Per ostacolare la riforma dell’Università, poi approvata dal Parlamento nel dicembre 2010, un gruppo di docenti universitari, indagati a Bari per aver manipolato una decina di concorsi in tutta Italia, avrebbe ipotizzato di esercitare pressioni anche sull’ex Ministro dell’Istruzione, Mariastella Gelmini.

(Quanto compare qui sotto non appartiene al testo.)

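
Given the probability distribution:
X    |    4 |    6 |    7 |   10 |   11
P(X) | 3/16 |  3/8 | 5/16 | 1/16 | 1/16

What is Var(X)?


E[X] = 13/2
E[X²] = 365/8
Var(X) = E[X²] - (E[X])² = 365/8 - 169/4 = 27/8

Var(X) = 27/8 ≈ 3.3750


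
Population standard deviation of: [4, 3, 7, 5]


Mean = 19/4
  (4-19/4)²=9/16
  (3-19/4)²=49/16
  (7-19/4)²=81/16
  (5-19/4)²=1/16
Σ(x-μ)² = 35/4
σ² = (35/4)/4 = 35/16

σ = √(35/16) ≈ 1.4790


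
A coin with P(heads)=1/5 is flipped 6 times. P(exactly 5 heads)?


Binomial: P(X=5) = C(6,5)×p^5×(1-p)^1
= 6 × 1/3125 × 4/5 = 24/15625

P(X=5) = 24/15625 ≈ 0.15%


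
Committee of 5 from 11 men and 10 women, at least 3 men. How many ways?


Count by #men:
  3M,2W: C(11,3)×C(10,2)=7425
  4M,1W: C(11,4)×C(10,1)=3300
  5M,0W: C(11,5)×C(10,0)=462
Total = 11187

11187


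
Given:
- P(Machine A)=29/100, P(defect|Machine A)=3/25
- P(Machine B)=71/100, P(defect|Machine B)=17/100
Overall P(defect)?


P(B) = Σ P(B|Aᵢ)×P(Aᵢ)
  3/25×29/100 = 87/2500
  17/100×71/100 = 1207/10000
Sum = 311/2000

P(defect) = 311/2000 ≈ 15.55%


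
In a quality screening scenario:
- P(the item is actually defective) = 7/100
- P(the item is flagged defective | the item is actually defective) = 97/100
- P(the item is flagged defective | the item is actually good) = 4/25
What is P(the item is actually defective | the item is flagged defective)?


Using Bayes' theorem:
P(A|B) = P(B|A)·P(A) / P(B)

P(the item is flagged defective) = 97/100 × 7/100 + 4/25 × 93/100
= 679/10000 + 93/625 = 2167/10000

P(the item is actually defective|the item is flagged defective) = (679/10000) / (2167/10000) = 679/2167

P(the item is actually defective|the item is flagged defective) = 679/2167 ≈ 31.33%


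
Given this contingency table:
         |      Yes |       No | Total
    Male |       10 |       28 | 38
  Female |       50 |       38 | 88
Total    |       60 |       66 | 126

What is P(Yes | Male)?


P(Yes | Male) = 10/(10+28) = 10/38 = 5/19

P(Yes|Male) = 5/19 ≈ 26.32%


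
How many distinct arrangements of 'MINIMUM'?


Letters: 7, freq: {'M': 3, 'I': 2, 'N': 1, 'U': 1}
7!/(3!×2!×1!×1!) = 5040/12 = 420

420


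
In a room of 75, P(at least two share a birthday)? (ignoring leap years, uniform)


P(all different) = Π(365-i)/365 for i=0..74
= 0.000280
P(match) = 1 - 0.000280 = 0.999720

P ≈ 0.9997 ≈ 99.97%


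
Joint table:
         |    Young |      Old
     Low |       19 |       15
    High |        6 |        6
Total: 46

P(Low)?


P(Low) = (19+15)/46 = 34/46 = 17/23

P(Low) = 17/23 ≈ 73.91%


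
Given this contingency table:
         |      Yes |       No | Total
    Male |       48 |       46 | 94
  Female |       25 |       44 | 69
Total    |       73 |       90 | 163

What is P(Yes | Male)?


P(Yes | Male) = 48/(48+46) = 48/94 = 24/47

P(Yes|Male) = 24/47 ≈ 51.06%


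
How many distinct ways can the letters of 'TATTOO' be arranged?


Letters: 6, freq: {'T': 3, 'A': 1, 'O': 2}
6!/(3!×1!×2!) = 720/12 = 60

60


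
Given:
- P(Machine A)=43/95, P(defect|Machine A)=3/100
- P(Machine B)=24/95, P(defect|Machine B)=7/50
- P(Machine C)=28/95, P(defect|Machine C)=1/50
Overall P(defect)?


P(B) = Σ P(B|Aᵢ)×P(Aᵢ)
  3/100×43/95 = 129/9500
  7/50×24/95 = 84/2375
  1/50×28/95 = 14/2375
Sum = 521/9500

P(defect) = 521/9500 ≈ 5.48%


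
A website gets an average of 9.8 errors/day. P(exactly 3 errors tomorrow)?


Poisson(λ=9.8): P(X=3) = e^(-λ)×λ^k/k!
= e^(-9.8) × 9.8^3 / 3!
≈ 5.545159943e-05 × 941.192 / 6 ≈ 0.008698

P(X=3) ≈ 0.008698 ≈ 0.87%


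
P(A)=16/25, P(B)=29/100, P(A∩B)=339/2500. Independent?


P(A)×P(B) = 116/625
P(A∩B) = 339/2500
Not equal → NOT independent

No, not independent


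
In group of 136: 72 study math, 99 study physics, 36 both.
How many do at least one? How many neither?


|A∪B| = 72+99-36 = 135
Neither = 136-135 = 1

At least one: 135; Neither: 1


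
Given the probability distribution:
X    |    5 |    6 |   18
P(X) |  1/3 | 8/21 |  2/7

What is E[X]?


E[X] = Σ x·P(X=x)
= (5)×(1/3) + (6)×(8/21) + (18)×(2/7)
= 191/21

E[X] = 191/21


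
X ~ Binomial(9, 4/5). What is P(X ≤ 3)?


P(X ≤ 3) = Σ P(X=i) for i=0..3
P(X=0) = 1/1953125
P(X=1) = 36/1953125
P(X=2) = 576/1953125
P(X=3) = 5376/1953125
Sum = 5989/1953125

P(X ≤ 3) = 5989/1953125 ≈ 0.31%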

E’ uno dei particolari che emerge dalle indagini su una presunta rete nazionale che avrebbe gestito illecitamente i concorsi per docenti di I e II fascia di diritto costituzionale, canonico e pubblico applicato.
Dell’opportunità di “convincere” il Governo a rivedere quella riforma, i docenti, a quanto si apprende, ne avrebbero parlato tra di loro al telefono, ignari del fatto che le loro utenze erano intercettate dalla Guardia di Finanza. La riforma universitaria cui si fa riferimento è quella che riguarda anche l’adozione di un codice per evitare incompatibilità e conflitti di interesse legate a parentele all’interno dello stesso ateneo.
La riforma modifica, inoltre, le procedure di valutazione degli aspiranti professori di prima e seconda fascia e dei ricercatori attraverso l’introduzione di criteri di sorteggio per i membri delle commissioni esaminatrici, con lo scopo di impedire la rideterminazione dell’esito dei concorsi.